Thanks for your comments. The manuscript has been carefully reviewed. Please find below the answers to your questions and requests. Line numbers refer to the revised manuscript:

1. Information on the range of microbial inhibitors and sulfites in SSLs should be provided. Also, a synthetic SSL medium that includes the range of inhibitors and sulfites should be used to test glutamicum strains.

As requested by the reviewer, a more detailed description of the SSL composition was provided in the manuscript (line 39 – 41).

In this work we focused only on the consumption of the main sugar components and not on the resilience of the strains to the inhibitors. That is the main reason for using synSSL instead of real SSL. Upcoming research projects will focus on real SSL and will investigate in detail the effect of these growth inhibitors on growth and production.

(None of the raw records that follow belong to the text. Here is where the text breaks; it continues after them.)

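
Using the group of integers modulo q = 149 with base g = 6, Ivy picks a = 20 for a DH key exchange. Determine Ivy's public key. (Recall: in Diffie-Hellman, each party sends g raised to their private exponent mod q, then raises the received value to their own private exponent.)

31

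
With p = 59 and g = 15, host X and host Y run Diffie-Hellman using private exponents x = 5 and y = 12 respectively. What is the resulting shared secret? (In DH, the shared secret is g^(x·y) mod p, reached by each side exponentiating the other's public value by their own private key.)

48

Host Y sends B = g^y mod p = 15^12 mod 59.
15^1 ≡ 15 (mod 59)
15^2 = (15^1)^2 ≡ 15^2 = 225 ≡ 48 (mod 59)
15^4 = (15^2)^2 ≡ 48^2 = 2304 ≡ 3 (mod 59)
15^8 = (15^4)^2 ≡ 3^2 = 9 ≡ 9 (mod 59)
15^12 = 15^8 · 15^4 ≡ 9 · 3 ≡ 27 (mod 59).
So B = 27. Host X then computes K = B^x mod p = 27^5 mod 59.
27^1 ≡ 27 (mod 59)
27^2 = (27^1)^2 ≡ 27^2 = 729 ≡ 21 (mod 59)
27^4 = (27^2)^2 ≡ 21^2 = 441 ≡ 28 (mod 59)
27^5 = 27^4 · 27^1 ≡ 28 · 27 ≡ 48 (mod 59).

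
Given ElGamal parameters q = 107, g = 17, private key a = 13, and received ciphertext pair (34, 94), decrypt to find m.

Shared mask s = c₁^a mod q = 34^13 mod 107.
34^1 ≡ 34 (mod 107)
34^2 = (34^1)^2 ≡ 34^2 = 1156 ≡ 86 (mod 107)
34^4 = (34^2)^2 ≡ 86^2 = 7396 ≡ 13 (mod 107)
34^8 = (34^4)^2 ≡ 13^2 = 169 ≡ 62 (mod 107)
34^13 = 34^8 · 34^4 · 34^1 ≡ 62 · 13 · 34 ≡ 12 (mod 107).
So s = 12; s⁻¹ ≡ 9 (mod 107).
m = c₂ · s⁻¹ mod 107 = 94 · 9 mod 107 = 97.

97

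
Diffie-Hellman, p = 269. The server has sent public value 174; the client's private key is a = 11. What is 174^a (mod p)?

60

Shared key K = 174^11 mod 269.
174^1 ≡ 174 (mod 269)
174^2 = (174^1)^2 ≡ 174^2 = 30276 ≡ 148 (mod 269)
174^4 = (174^2)^2 ≡ 148^2 = 21904 ≡ 115 (mod 269)
174^8 = (174^4)^2 ≡ 115^2 = 13225 ≡ 44 (mod 269)
174^11 = 174^8 · 174^2 · 174^1 ≡ 44 · 148 · 174 ≡ 60 (mod 269).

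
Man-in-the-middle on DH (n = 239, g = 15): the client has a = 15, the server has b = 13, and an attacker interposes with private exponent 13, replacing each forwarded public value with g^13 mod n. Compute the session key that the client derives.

The client receives an attacker's public value M = 15^13 mod 239 instead of the honest one.
15^1 ≡ 15 (mod 239)
15^2 = (15^1)^2 ≡ 15^2 = 225 ≡ 225 (mod 239)
15^4 = (15^2)^2 ≡ 225^2 = 50625 ≡ 196 (mod 239)
15^8 = (15^4)^2 ≡ 196^2 = 38416 ≡ 176 (mod 239)
15^13 = 15^8 · 15^4 · 15^1 ≡ 176 · 196 · 15 ≡ 5 (mod 239).
So M = 5. The client computes K = M^15 mod 239.
5^1 ≡ 5 (mod 239)
5^2 = (5^1)^2 ≡ 5^2 = 25 ≡ 25 (mod 239)
5^4 = (5^2)^2 ≡ 25^2 = 625 ≡ 147 (mod 239)
5^8 = (5^4)^2 ≡ 147^2 = 21609 ≡ 99 (mod 239)
5^15 = 5^8 · 5^4 · 5^2 · 5^1 ≡ 99 · 147 · 25 · 5 ≡ 96 (mod 239).

96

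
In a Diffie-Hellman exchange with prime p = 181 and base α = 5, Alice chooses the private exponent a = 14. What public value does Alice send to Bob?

Public value = 5^14 mod 181.
5^1 ≡ 5 (mod 181)
5^2 = (5^1)^2 ≡ 5^2 = 25 ≡ 25 (mod 181)
5^4 = (5^2)^2 ≡ 25^2 = 625 ≡ 82 (mod 181)
5^8 = (5^4)^2 ≡ 82^2 = 6724 ≡ 27 (mod 181)
5^14 = 5^8 · 5^4 · 5^2 ≡ 27 · 82 · 25 ≡ 145 (mod 181).

145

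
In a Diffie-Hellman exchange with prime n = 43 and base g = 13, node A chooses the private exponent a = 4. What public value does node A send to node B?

Public value = 13^4 mod 43.
13^1 ≡ 13 (mod 43)
13^2 = (13^1)^2 ≡ 13^2 = 169 ≡ 40 (mod 43)
13^4 = (13^2)^2 ≡ 40^2 = 1600 ≡ 9 (mod 43)

9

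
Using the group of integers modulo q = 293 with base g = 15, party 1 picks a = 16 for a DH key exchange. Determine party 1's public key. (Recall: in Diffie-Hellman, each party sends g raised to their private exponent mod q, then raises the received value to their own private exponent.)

Public value = 15^16 mod 293.
15^1 ≡ 15 (mod 293)
15^2 = (15^1)^2 ≡ 15^2 = 225 ≡ 225 (mod 293)
15^4 = (15^2)^2 ≡ 225^2 = 50625 ≡ 229 (mod 293)
15^8 = (15^4)^2 ≡ 229^2 = 52441 ≡ 287 (mod 293)
15^16 = (15^8)^2 ≡ 287^2 = 82369 ≡ 36 (mod 293)

36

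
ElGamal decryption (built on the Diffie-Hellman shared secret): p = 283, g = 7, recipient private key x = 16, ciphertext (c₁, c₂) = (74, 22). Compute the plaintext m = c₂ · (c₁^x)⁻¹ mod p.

Shared mask s = c₁^x mod p = 74^16 mod 283.
74^1 ≡ 74 (mod 283)
74^2 = (74^1)^2 ≡ 74^2 = 5476 ≡ 99 (mod 283)
74^4 = (74^2)^2 ≡ 99^2 = 9801 ≡ 179 (mod 283)
74^8 = (74^4)^2 ≡ 179^2 = 32041 ≡ 62 (mod 283)
74^16 = (74^8)^2 ≡ 62^2 = 3844 ≡ 165 (mod 283)
So s = 165; s⁻¹ ≡ 271 (mod 283).
m = c₂ · s⁻¹ mod 283 = 22 · 271 mod 283 = 19.

19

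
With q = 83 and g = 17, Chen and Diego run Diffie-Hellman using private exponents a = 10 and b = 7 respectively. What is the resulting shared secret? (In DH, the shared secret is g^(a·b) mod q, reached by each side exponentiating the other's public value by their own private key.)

61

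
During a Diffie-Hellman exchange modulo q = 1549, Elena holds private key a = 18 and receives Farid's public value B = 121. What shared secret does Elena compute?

219

Shared key K = 121^18 mod 1549.
121^1 ≡ 121 (mod 1549)
121^2 = (121^1)^2 ≡ 121^2 = 14641 ≡ 700 (mod 1549)
121^4 = (121^2)^2 ≡ 700^2 = 490000 ≡ 516 (mod 1549)
121^8 = (121^4)^2 ≡ 516^2 = 266256 ≡ 1377 (mod 1549)
121^16 = (121^8)^2 ≡ 1377^2 = 1896129 ≡ 153 (mod 1549)
121^18 = 121^16 · 121^2 ≡ 153 · 700 ≡ 219 (mod 1549).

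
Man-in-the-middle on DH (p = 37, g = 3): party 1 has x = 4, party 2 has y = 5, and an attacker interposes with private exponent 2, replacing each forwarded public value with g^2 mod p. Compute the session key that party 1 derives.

Party 1 receives an attacker's public value M = 3^2 mod 37 instead of the honest one.
3^1 ≡ 3 (mod 37)
3^2 = (3^1)^2 ≡ 3^2 = 9 ≡ 9 (mod 37)
So M = 9. Party 1 computes K = M^4 mod 37.
9^1 ≡ 9 (mod 37)
9^2 = (9^1)^2 ≡ 9^2 = 81 ≡ 7 (mod 37)
9^4 = (9^2)^2 ≡ 7^2 = 49 ≡ 12 (mod 37)

12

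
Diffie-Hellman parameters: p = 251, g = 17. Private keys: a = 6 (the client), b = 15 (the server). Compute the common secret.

64

The server sends B = g^b mod p = 17^15 mod 251.
17^1 ≡ 17 (mod 251)
17^2 = (17^1)^2 ≡ 17^2 = 289 ≡ 38 (mod 251)
17^4 = (17^2)^2 ≡ 38^2 = 1444 ≡ 189 (mod 251)
17^8 = (17^4)^2 ≡ 189^2 = 35721 ≡ 79 (mod 251)
17^15 = 17^8 · 17^4 · 17^2 · 17^1 ≡ 79 · 189 · 38 · 17 ≡ 249 (mod 251).
So B = 249. The client then computes K = B^a mod p = 249^6 mod 251.
249^1 ≡ 249 (mod 251)
249^2 = (249^1)^2 ≡ 249^2 = 62001 ≡ 4 (mod 251)
249^4 = (249^2)^2 ≡ 4^2 = 16 ≡ 16 (mod 251)
249^6 = 249^4 · 249^2 ≡ 16 · 4 ≡ 64 (mod 251).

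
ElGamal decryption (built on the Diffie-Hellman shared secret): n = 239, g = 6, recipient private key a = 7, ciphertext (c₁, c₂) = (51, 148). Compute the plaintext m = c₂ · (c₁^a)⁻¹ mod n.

149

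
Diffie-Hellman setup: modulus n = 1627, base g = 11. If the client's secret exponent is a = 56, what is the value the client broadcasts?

Public value = 11^{56} \pmod{1627}.
11^1 ≡ 11 (mod 1627)
11^2 = (11^1)^2 ≡ 11^2 = 121 ≡ 121 (mod 1627)
11^4 = (11^2)^2 ≡ 121^2 = 14641 ≡ 1625 (mod 1627)
11^8 = (11^4)^2 ≡ 1625^2 = 2640625 ≡ 4 (mod 1627)
11^16 = (11^8)^2 ≡ 4^2 = 16 ≡ 16 (mod 1627)
11^32 = (11^16)^2 ≡ 16^2 = 256 ≡ 256 (mod 1627)
11^56 = 11^32 · 11^16 · 11^8 ≡ 256 · 16 · 4 ≡ 114 (mod 1627).

114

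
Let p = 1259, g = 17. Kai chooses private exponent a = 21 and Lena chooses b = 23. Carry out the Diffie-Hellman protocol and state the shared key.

Kai sends A = g^a mod p = 17^21 mod 1259.
17^1 ≡ 17 (mod 1259)
17^2 = (17^1)^2 ≡ 17^2 = 289 ≡ 289 (mod 1259)
17^4 = (17^2)^2 ≡ 289^2 = 83521 ≡ 427 (mod 1259)
17^8 = (17^4)^2 ≡ 427^2 = 182329 ≡ 1033 (mod 1259)
17^16 = (17^8)^2 ≡ 1033^2 = 1067089 ≡ 716 (mod 1259)
17^21 = 17^16 · 17^4 · 17^1 ≡ 716 · 427 · 17 ≡ 292 (mod 1259).
So A = 292. Lena then computes K = A^b mod p = 292^23 mod 1259.
292^1 ≡ 292 (mod 1259)
292^2 = (292^1)^2 ≡ 292^2 = 85264 ≡ 911 (mod 1259)
292^4 = (292^2)^2 ≡ 911^2 = 829921 ≡ 240 (mod 1259)
292^8 = (292^4)^2 ≡ 240^2 = 57600 ≡ 945 (mod 1259)
292^16 = (292^8)^2 ≡ 945^2 = 893025 ≡ 394 (mod 1259)
292^23 = 292^16 · 292^4 · 292^2 · 292^1 ≡ 394 · 240 · 911 · 292 ≡ 1163 (mod 1259).

1163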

Regarding this topic, new information has been added to the discussion (line 604 - 613).

1. Lines 197-199: Does the sentence mean that RiboGlu strain supplemented with 5, 10, 20 g/L glucose had the same growth rate and yield?

The values showed here represent the average and standard deviation of the values obtained from 5, 10 or 20 g L^-1 of glucose.

For more clarify, the sentence has been modified (line 205 – 207).

1. The sentence ‘For the same concentrations of glucose, the riboflavin yields were 0.22±0.02 mg g-1’ is hard to follow. It will be nice if it is revised.

As requested, the sentence has been rephrased (line 208 – 209).

1. Figure 1. What strain is used as the control? Please provide a control strain and compare the developed strains to the control.

In this set of experiments, the strain RiboGlu growing on glucose was considered as control since it is the strain not harboring any modification related to carbon source consumption. This was clarified in the manuscript (line 202 – 203).

In addition, the comparison between RiboGlu and the other strains has been improved in the manuscript (line 212 – 213; line 215 –216; line 220 – 221).

1. Line 389: How many independent fed-batch operations were carried out?

Two independent fed-batch operations were carried out. One process was performed with the strain RiboSSL while the other process was performed with the strains RiboMan and RiboXyl in dynamic co-cultivation.

This information was clarified in the manuscript (Line 404 – line 405).